There's no accusing the filmmakers of false advertising; after all, they didn't call the movie "Interesting Story" or "Meaningful Story."
Finkel's 2005 book tells his tale of meeting accused murderer Christian Longo, and the elaborate dance of deception that unfolds between the family man on trial for brutally murdering his wife and three children and the disgraced journalist from The New York Times who had just been fired for turning several African teenagers into one composite "character" in a Sunday magazine piece about the modern-day slave trade. It's a tale with the makings of a taut cinematic two-hander, but there's always many a slip twixt the page and the screen.
Jonah Hill stars as Finkel, and at first the role seems to be a perfect fit for the actor, playing a writer who's casually brilliant, prickly with some co-workers and warm with others, and above all, completely convinced of his own brilliance. It's a crushing blow for him when his editors at the Times start asking tough questions about the story, leading to his ignominious dismissal. (The film never mentions it, but Finkel's fall from grace happened at around the same time as Jayson Blair's.)
Slinking in defeat to Montana and the loving arms of his wife Jill (Felicity Jones), Finkel tries desperately to get back into the long-form journalism game, to no avail. Then one day, he gets a call from Pat Frato (Ethan Suplee), a reporter in Oregon who contacts Finkel about the recent arrest of Longo because, while the murderer was on the lam in Mexico, Longo used Finkel's name and identity as an alias.
That's enough to send Finkel to Oregon to meet the accused. Longo (James Franco) professes to be a fan, and he promises to give the scoop-starved Finkel an exclusive on his story in exchange for writing lessons. So far, so "In Cold Blood," right?
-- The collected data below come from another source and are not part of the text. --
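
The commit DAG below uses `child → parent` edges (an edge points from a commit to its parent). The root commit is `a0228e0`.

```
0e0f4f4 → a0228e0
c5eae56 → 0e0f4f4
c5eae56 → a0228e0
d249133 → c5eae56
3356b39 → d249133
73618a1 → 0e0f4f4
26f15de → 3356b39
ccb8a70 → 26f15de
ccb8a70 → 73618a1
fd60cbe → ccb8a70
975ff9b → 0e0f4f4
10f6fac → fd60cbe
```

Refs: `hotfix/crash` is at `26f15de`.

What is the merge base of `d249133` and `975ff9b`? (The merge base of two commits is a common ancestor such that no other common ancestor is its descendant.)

Ancestors of d249133: {0e0f4f4, a0228e0, c5eae56, d249133}.
Ancestors of 975ff9b: {0e0f4f4, 975ff9b, a0228e0}.
Common ancestors: {0e0f4f4, a0228e0}.
Among these, 0e0f4f4 is not an ancestor of any other common ancestor — it is the merge base.

0e0f4f4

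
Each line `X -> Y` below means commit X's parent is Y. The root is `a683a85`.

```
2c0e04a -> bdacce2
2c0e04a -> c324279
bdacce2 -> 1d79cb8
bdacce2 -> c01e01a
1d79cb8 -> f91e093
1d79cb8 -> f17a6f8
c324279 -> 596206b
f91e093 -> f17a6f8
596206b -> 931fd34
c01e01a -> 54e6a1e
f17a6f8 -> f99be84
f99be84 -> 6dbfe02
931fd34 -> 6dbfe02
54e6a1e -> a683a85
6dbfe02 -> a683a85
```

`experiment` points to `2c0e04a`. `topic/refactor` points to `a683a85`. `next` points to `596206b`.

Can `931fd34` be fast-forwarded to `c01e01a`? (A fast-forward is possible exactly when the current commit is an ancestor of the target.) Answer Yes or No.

A fast-forward from 931fd34 to c01e01a is possible iff 931fd34 is an ancestor of c01e01a.
Ancestors of c01e01a: {54e6a1e, a683a85, c01e01a}.
931fd34 is not among them, so fast-forward is not possible.

No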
"True Story," alas, never quite jells as the suspenseful true-crime narrative it's trying to be. For one thing, there's barely any doubt that Longo committed the murders of which he's accused; early on, he even attempts to muddy the waters of his trial by pleading guilty to some charges but innocent to others. And if we figure out he's lying before Hill-as-Finkel does, then why should we be interested in this writer's redemption if he's so easily hornswoggled?
First-time feature filmmaker Rupert Goold (who co-adapted Finkel's book with David Kajganich, "The Invasion") has a TV background, which apparently explains his decision to shoot Franco and Hill in lots of extreme close-ups, to reveal the characters' subtle deceptions and manipulations. That's the apparent idea, anyway, but it doesn't quite come off -- Franco seems shiftier and shiftier, thus negating any suspense regarding his character motivations, while Hill, for his many talents as a screen actor, reads blank and vapid when his face is filling the screening.
Then there's the movie's attempt to shoot Jill in such a way as to imply that she's somehow in danger, which mainly feels cheap and exploitative, culminating in a creepy phone call and eventual face-to-face confrontation with Longo that the ever-bland Jones can't quite pull off.
Perhaps the biggest flaw of "True Story" is that it tries so hard to be classy and capital-I Important when a little luridness might have spiced up the proceedings. As it is, this story may be true, but as it's told here, it's rather dull.